22 Aug Reopening Trial to Adduce Important and Fresh Evidence

After a trial has finished, it is not unusual for it to take several months for the Judge to write his or her decision.  What happens if new evidence comes to light before the decision is delivered?  Can the trial be re-opened to introduce that new evidence?

This issue was before the court in the case of Bergen v. Gaetz, 2015 BCSC 1871. The Plaintiff had been in two accidents in which she had been rear-ended.  Both accidents were dealt with at a trial that took place in March and April, 2015.  At her trial, the Plaintiff made a claim for loss of future income.

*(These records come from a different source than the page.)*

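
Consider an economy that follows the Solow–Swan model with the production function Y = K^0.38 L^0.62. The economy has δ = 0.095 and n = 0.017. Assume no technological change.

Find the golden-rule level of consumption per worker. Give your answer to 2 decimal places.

At the golden rule, f'(k) = n + δ, so α·k^(α−1) = n + δ and k_gold = (α/(n + δ))^(1/(1−α)).
k_gold = (0.38/0.112)^(1/0.62) = 3.3929^1.6129 ≈ 7.1739
c_gold = f(k_gold) − (n + δ)·k_gold = 2.1144 − 0.112×7.1739 ≈ 1.3109

c_gold ≈ 1.31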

The Plaintiff was employed as a Canada Border Services Agent.  She stopped work as a result of low back pain which she alleged was caused by the accidents. She was in receipt of disability benefits and, at the time of trial, the carrier of the benefits was in the process of reviewing whether or not she should continue to receive such benefits.

At trial, both parties called evidence concerning the Plaintiff’s work capacity.  An occupational therapist was called on behalf of the Plaintiff.  He did a functional capacity evaluation and concluded that the Plaintiff demonstrated a sedentary to light‑strength level and had demonstrated limitation sitting, standing and stooping, which would limit her capacity to perform her work with the CBSA.  He recommended she undertake vocational assessment counselling.

ICBC called an expert who reviewed the occupational therapist’s assessment and Sunlife’s disability records. In his opinion, the Plaintiff had potential for retraining and suggested she obtain suitable alternate employment within the CBSA.  He thought it was possible she could be accommodated in a modified light‑duty position with the CBSA or transferred to a different job within her physical abilities, and thus maintain her seniority, pension contributions, health care and extended benefits.

Following the trial, but before the Judge’s decision was delivered, the Plaintiff’s employer sent her a letter asking her to: (a) retire on medical grounds, (b) return to duty or (c) resign.  The Plaintiff brought an application to reopen the trial to introduce this fresh evidence.  ICBC opposed her application.

The Judge had to determine if a miscarriage of justice would occur if the trial was not reopened, and if the new evidence would change the result.  In his view, the letter was clearly relevant to the issue of lost earnings and he felt it may very well affect the amount of damages he awarded under this heading.  The Judge exercised his discretion and allowed the evidence to be admitted.  He then asked counsel for both parties to address the interpretation and effect of the letter in argument.

So it is clear that, prior to the entry of the formal order, the trial Judge has a wide discretion to reopen the trial to hear new evidence.  However, such discretion is exercised sparingly and with the greatest care so as to prevent fraud and abuse of the court’s process.